Au cours d'"A vous de juger", jeudi sur France 2, le patron du FMI s'est démarqué du "dogme" de la retraite à 60 ans
En se tenant ainsi à l'écart de la position officielle du PS, Dominique Strauss-Kahn a provoqué des remous au PS, tout en creusant son sillon vers une éventuelle candidature en 2012, estiment certains observateurs.

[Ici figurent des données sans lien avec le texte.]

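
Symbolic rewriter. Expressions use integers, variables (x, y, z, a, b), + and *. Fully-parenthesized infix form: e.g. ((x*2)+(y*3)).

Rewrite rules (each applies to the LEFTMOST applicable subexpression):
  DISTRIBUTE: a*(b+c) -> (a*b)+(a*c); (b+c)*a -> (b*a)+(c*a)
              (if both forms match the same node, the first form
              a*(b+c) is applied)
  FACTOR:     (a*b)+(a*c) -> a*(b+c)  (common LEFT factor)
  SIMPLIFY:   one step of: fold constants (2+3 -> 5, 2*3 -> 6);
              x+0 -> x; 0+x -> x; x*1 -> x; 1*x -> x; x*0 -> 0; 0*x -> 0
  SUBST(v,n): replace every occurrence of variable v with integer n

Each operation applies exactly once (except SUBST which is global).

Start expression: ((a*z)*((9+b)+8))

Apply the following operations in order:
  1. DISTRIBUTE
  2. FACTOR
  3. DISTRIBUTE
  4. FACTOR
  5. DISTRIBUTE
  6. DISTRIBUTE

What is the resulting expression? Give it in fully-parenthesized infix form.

Start: ((a*z)*((9+b)+8))
Apply DISTRIBUTE at root (target: ((a*z)*((9+b)+8))): ((a*z)*((9+b)+8)) -> (((a*z)*(9+b))+((a*z)*8))
Apply FACTOR at root (target: (((a*z)*(9+b))+((a*z)*8))): (((a*z)*(9+b))+((a*z)*8)) -> ((a*z)*((9+b)+8))
Apply DISTRIBUTE at root (target: ((a*z)*((9+b)+8))): ((a*z)*((9+b)+8)) -> (((a*z)*(9+b))+((a*z)*8))
Apply FACTOR at root (target: (((a*z)*(9+b))+((a*z)*8))): (((a*z)*(9+b))+((a*z)*8)) -> ((a*z)*((9+b)+8))
Apply DISTRIBUTE at root (target: ((a*z)*((9+b)+8))): ((a*z)*((9+b)+8)) -> (((a*z)*(9+b))+((a*z)*8))
Apply DISTRIBUTE at L (target: ((a*z)*(9+b))): (((a*z)*(9+b))+((a*z)*8)) -> ((((a*z)*9)+((a*z)*b))+((a*z)*8))

Answer: ((((a*z)*9)+((a*z)*b))+((a*z)*8))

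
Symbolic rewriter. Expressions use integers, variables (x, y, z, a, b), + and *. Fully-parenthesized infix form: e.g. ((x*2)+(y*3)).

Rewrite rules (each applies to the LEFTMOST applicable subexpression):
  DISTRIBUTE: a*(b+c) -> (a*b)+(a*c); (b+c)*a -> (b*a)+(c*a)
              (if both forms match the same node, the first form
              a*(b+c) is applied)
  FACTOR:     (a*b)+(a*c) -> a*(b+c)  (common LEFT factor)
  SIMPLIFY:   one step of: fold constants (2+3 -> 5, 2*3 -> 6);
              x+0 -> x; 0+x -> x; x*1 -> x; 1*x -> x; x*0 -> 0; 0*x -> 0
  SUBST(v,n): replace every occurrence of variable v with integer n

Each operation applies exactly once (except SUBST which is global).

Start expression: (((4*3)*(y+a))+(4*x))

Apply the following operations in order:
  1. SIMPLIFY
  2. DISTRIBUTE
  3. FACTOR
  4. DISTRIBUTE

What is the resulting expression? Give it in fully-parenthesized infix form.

Start: (((4*3)*(y+a))+(4*x))
Apply SIMPLIFY at LL (target: (4*3)): (((4*3)*(y+a))+(4*x)) -> ((12*(y+a))+(4*x))
Apply DISTRIBUTE at L (target: (12*(y+a))): ((12*(y+a))+(4*x)) -> (((12*y)+(12*a))+(4*x))
Apply FACTOR at L (target: ((12*y)+(12*a))): (((12*y)+(12*a))+(4*x)) -> ((12*(y+a))+(4*x))
Apply DISTRIBUTE at L (target: (12*(y+a))): ((12*(y+a))+(4*x)) -> (((12*y)+(12*a))+(4*x))

Answer: (((12*y)+(12*a))+(4*x))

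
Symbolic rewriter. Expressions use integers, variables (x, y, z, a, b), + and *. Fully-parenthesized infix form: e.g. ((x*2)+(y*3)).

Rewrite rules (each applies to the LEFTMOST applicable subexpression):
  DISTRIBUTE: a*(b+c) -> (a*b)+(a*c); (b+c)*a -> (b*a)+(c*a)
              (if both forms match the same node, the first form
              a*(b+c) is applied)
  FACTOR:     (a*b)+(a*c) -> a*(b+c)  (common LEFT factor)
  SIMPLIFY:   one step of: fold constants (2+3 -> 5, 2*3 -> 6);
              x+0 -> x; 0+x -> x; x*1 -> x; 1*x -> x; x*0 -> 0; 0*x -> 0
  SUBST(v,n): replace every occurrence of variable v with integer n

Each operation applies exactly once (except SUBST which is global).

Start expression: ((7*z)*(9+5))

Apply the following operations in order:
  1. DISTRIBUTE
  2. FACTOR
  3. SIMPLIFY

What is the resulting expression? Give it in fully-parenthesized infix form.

Answer: ((7*z)*14)

Derivation:
Start: ((7*z)*(9+5))
Apply DISTRIBUTE at root (target: ((7*z)*(9+5))): ((7*z)*(9+5)) -> (((7*z)*9)+((7*z)*5))
Apply FACTOR at root (target: (((7*z)*9)+((7*z)*5))): (((7*z)*9)+((7*z)*5)) -> ((7*z)*(9+5))
Apply SIMPLIFY at R (target: (9+5)): ((7*z)*(9+5)) -> ((7*z)*14)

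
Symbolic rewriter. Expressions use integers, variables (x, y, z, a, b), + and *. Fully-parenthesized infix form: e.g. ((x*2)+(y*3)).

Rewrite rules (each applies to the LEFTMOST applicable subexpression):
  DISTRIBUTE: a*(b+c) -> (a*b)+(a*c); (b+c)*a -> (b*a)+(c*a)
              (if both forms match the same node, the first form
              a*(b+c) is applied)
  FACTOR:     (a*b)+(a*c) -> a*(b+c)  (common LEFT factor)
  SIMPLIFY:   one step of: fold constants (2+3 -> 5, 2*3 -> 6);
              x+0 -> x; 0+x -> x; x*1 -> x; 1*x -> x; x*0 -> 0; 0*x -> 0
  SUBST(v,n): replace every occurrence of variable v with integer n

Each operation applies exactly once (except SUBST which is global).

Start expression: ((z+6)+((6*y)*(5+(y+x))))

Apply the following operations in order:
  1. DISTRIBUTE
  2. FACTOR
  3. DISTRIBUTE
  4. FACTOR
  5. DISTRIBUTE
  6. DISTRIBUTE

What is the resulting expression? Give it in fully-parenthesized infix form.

Start: ((z+6)+((6*y)*(5+(y+x))))
Apply DISTRIBUTE at R (target: ((6*y)*(5+(y+x)))): ((z+6)+((6*y)*(5+(y+x)))) -> ((z+6)+(((6*y)*5)+((6*y)*(y+x))))
Apply FACTOR at R (target: (((6*y)*5)+((6*y)*(y+x)))): ((z+6)+(((6*y)*5)+((6*y)*(y+x)))) -> ((z+6)+((6*y)*(5+(y+x))))
Apply DISTRIBUTE at R (target: ((6*y)*(5+(y+x)))): ((z+6)+((6*y)*(5+(y+x)))) -> ((z+6)+(((6*y)*5)+((6*y)*(y+x))))
Apply FACTOR at R (target: (((6*y)*5)+((6*y)*(y+x)))): ((z+6)+(((6*y)*5)+((6*y)*(y+x)))) -> ((z+6)+((6*y)*(5+(y+x))))
Apply DISTRIBUTE at R (target: ((6*y)*(5+(y+x)))): ((z+6)+((6*y)*(5+(y+x)))) -> ((z+6)+(((6*y)*5)+((6*y)*(y+x))))
Apply DISTRIBUTE at RR (target: ((6*y)*(y+x))): ((z+6)+(((6*y)*5)+((6*y)*(y+x)))) -> ((z+6)+(((6*y)*5)+(((6*y)*y)+((6*y)*x))))

Answer: ((z+6)+(((6*y)*5)+(((6*y)*y)+((6*y)*x))))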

"Si on arrive à vivre 100 ans, on ne va pas continuer à avoir la retraite à 60 ans, il va bien falloir que, d'une manière ou d'une autre, ça s'ajuste", a-t-il affirmé.
Le débat au PS
Mardi encore, en présentant le contre-projet de sa formation, la première secrétaire du PS, Martine Aubry, avait fermement prévenu que le Parti socialiste s'opposerait de "toutes ses forces" à une remise en cause des 60 ans. La députée Marisol Touraine, à la fois "strauss-kahnienne" et en charge des retraites au PS, a temporisé vendredi, assurant que le PS "non plus" ne considèrait pas les 60 ans comme un "dogme", mais comme "un droit protecteur". Elle voit des points de convergence: DSK "a une formulation différente, mais il a la même préoccupation de prendre en compte la pénibilité".
Le plus fidèle lieutenant de Dominique Strauss-Kahn, Jean-Christophe Cambadélis, dédramatise aussi: "Avant que nous soyons tous à 100 ans, il y a quand même quelques années qui vont passer". DSK "n'est pas libéral. Quand on veut taxer les banques, quand on veut réguler le marché mondial, on n'est pas libéral", estime le député de Paris. A droite, certains pourraient faire valoir que l'actuel gouvernement UMP a des projets similaires...
Quant à Pierre Moscovici, qui a été un proche du directeur général du FMI, il se désolidarise de son ex-mentor: "Dominique Strauss-Kahn ou pas, je défends l'âge légal de départ à la retraite à 60 ans", a-t-il lancé. A l'aile gauche du parti, Razzy Hammadi, proche de Benoît Hamon, défenseur acharné des 60 ans, prévient: "Nous ne sommes ni dans le dogme, ni dans les grandes théories, nous sommes dans la réalité: les 60 ans sont une mesure de justice", un "bouclier pour les femmes et les plus pauvres".
En coulisses, les commentaires se font plus acerbes: "Je trouve très sincèrement dommage pour une telle pointure socialiste de remettre en cause un acquis social tellement fort de la gauche", explique un membre de la direction. "Ca va faire des vagues utilisées par la droite", ajoute-t-il. L'"utilisation" a déjà commencé: le ministre du Budget, François Baroin, s'est empressé de qualifier d'"intelligent" l'ancien ministre PS...
Il "a une faiblesse du côté électorat populaire", or là,"il conforte son image de responsable auprès des classes moyennes où il n'a rien à gagner. Ce n'est pas sûr qu'avec cette sortie, il renforce son image populaire", renchérit un proche. Pour un autre dirigeant PS, "DSK a été pour le moins imprudent du point de vue de la politique intérieure".
Du côté des politologues
Pour l'analyste de l'institut de sondages IFOP Frédéric Dabi, sa "position, à double tranchant, était mûrement pesée". Elle comporte un "risque", celui "de renforcer son image libérale". Mais en même temps, estime le sondeur, elle a "un avantage" car "il se démarque ainsi peut-être positivement des propositions du PS sur les retraites", et il "apparaît comme plus concret, plus pragmatique et plus réaliste". Il se compose "une figure de recours, d'expert à la stature présidentielle".
Emmanuel Rivière (TNS Sofres) juge, lui, qu'avec cette position, il "se débarrasse d'un caillou dans la chaussure" car si la droite repousse l'âge légal, DSKcandidat ne prônera pas dans son programme "un retour en arrière". Alors que Martine Aubry "devra mécaniquement le faire", pense-t-il.
Les autres partis de gauche renâclent: Jean-Luc Mélenchon (Parti de gauche) a d'emblée prévenu qu'une candidature DSK en 2012 "compliquerait très sérieusement les capacités de rassemblement" de la gauche. Et le communiste Pierre Laurent a reproché au patron du FMI "de mettre ses pas dans ceux des libéraux de tous poils".